El tirano se mofó de sus antiguos soldados. Draco y Amintas se habían marchado de Heraclea años atrás como escoltas y nunca habían regresado. Los soldados macedonios eran demasiado valiosos para permitir que vagaran por ahí a sus anchas.
—¡Desertores! —rugió, y se rio al ver que se amedrentaban.
Sátiro observaba a Amastris. Ella miró a todas partes excepto a sus ojos prácticamente hasta que retiraron los últimos platos, y entonces su mirada se cruzó con la de Sátiro al dirigirla hacia su esclava sirvienta, que entregó algo a Helios.
Era una gran actriz, su Amastris. Fingía tan bien su indiferencia que Sátiro la hubiese tomado por cierta de no ser por aquellas notas.
—¿Zarpáis mañana? —preguntó Dionisio, sacándolo de sus ensoñaciones.
—Contando siempre con el favor de los dioses —respondió Sátiro piadosamente.
—Juraría que me pediste veinte días —dijo Dionisio—, y ya llevas aquí treinta y cinco. Me debes una, chico.
Sátiro asintió.
—Te la debo, mi señor —contestó Sátiro—. Por otra parte, no he saqueado tu ciudad para pagar mis facturas —agregó.
Dionisio se rio.
—¿Fui yo quien te enseñó a hablar así? —preguntó.
—Sí —contestó Sátiro.
Cuando salió del simposio que siguió a la cena, Sátiro iba dando tumbos por la calle.

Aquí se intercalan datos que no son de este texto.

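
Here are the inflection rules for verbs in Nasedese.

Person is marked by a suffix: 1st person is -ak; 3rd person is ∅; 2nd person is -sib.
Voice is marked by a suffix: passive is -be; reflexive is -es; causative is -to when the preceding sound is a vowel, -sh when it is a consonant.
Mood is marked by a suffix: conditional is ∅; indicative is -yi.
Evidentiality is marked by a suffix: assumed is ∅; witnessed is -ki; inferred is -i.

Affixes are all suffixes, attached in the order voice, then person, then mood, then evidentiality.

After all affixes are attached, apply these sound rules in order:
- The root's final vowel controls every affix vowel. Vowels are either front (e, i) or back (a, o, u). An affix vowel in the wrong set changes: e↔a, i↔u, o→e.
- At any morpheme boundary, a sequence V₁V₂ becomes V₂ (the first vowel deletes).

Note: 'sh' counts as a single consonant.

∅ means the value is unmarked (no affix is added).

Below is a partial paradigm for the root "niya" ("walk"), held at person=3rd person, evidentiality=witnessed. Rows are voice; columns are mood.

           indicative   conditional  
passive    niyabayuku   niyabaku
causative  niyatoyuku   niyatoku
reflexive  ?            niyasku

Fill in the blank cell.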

Helios lo tomó del brazo y le ayudó a caminar.
—¿Qué dice Amastris? —preguntó Sátiro. Bamboleaba la cabeza como si estuviera en un barco con mala mar.

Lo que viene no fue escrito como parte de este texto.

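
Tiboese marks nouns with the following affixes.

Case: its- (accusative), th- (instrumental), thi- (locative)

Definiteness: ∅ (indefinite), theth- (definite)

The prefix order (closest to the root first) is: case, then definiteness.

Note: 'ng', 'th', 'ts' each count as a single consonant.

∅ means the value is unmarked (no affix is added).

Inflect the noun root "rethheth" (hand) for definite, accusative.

thethitsrethheth

Attach case accusative its- → itsrethheth.
Attach definiteness definite theth- → thethitsrethheth.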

Helios se detuvo, lo apoyó contra el muro de un callejón y sacó el trozo de papiro.
—Pregunta si tienes intención de marcharte sin haberla probado —dijo Helios, en voz deliberadamente inexpresiva.

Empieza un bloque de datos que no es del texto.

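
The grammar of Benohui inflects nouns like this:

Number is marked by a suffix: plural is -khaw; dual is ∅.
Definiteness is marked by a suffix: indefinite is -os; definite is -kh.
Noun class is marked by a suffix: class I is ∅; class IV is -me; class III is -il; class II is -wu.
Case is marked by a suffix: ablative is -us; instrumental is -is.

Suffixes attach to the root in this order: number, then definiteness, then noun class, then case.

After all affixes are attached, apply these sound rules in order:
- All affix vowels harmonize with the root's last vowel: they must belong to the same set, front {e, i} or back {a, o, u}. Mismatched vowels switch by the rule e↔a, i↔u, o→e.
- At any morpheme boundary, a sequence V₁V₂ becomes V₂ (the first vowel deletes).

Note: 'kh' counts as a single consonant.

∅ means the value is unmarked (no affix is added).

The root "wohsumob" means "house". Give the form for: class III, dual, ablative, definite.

wohsumobkhulus

number = dual: zero marking, form stays wohsumob.
Attach definiteness definite -kh → wohsumobkh.
Attach noun class class III -il → wohsumobkhil.
Attach case ablative -us → wohsumobkhilus.
Apply vowel harmony: wohsumobkhilus → wohsumobkhulus.
Vowel deletion: no change.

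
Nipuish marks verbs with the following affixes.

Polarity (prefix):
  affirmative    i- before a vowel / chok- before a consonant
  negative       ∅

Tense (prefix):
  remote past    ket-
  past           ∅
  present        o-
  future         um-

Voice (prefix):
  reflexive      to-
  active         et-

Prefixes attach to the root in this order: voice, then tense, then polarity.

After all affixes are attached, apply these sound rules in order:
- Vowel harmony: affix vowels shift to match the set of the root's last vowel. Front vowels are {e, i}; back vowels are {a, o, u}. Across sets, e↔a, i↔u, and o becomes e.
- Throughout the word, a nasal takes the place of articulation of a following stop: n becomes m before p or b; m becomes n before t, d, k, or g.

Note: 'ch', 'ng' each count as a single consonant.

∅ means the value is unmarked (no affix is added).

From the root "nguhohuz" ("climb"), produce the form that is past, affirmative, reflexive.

Attach voice reflexive to- → tonguhohuz.
tense = past: zero marking, form stays tonguhohuz.
Attach polarity affirmative chok- (before consonant 't') → choktonguhohuz.
Vowel harmony: no change.
Nasal assimilation: no change.

choktonguhohuz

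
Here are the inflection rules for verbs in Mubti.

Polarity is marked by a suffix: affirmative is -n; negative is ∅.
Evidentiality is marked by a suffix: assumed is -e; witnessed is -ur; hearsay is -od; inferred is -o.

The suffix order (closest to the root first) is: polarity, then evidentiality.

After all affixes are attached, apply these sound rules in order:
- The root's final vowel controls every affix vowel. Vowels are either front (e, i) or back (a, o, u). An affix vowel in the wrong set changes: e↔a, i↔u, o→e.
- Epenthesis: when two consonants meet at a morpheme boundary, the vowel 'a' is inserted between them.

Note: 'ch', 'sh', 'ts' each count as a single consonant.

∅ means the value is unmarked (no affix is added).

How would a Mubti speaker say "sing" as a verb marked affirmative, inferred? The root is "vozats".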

—¿Probarla? —preguntó Sátiro—. Afrodita, ¿cómo espera que llegue hasta ella?
Helios negó con la cabeza y le mostró la nota.
—Léelo tú mismo, señor —dijo.
Sátiro recorrió el callejón hasta dar con una próspera tienda que tenía un farol encendido.
—Por la espalda larga y dorada de Afrodita —masculló—. «¿De verdad probarás el agua salada antes de probarme a mí?», —decía la nota.
Helios no se movió.
El alcohol hacía que a Sátiro le diera vueltas la cabeza.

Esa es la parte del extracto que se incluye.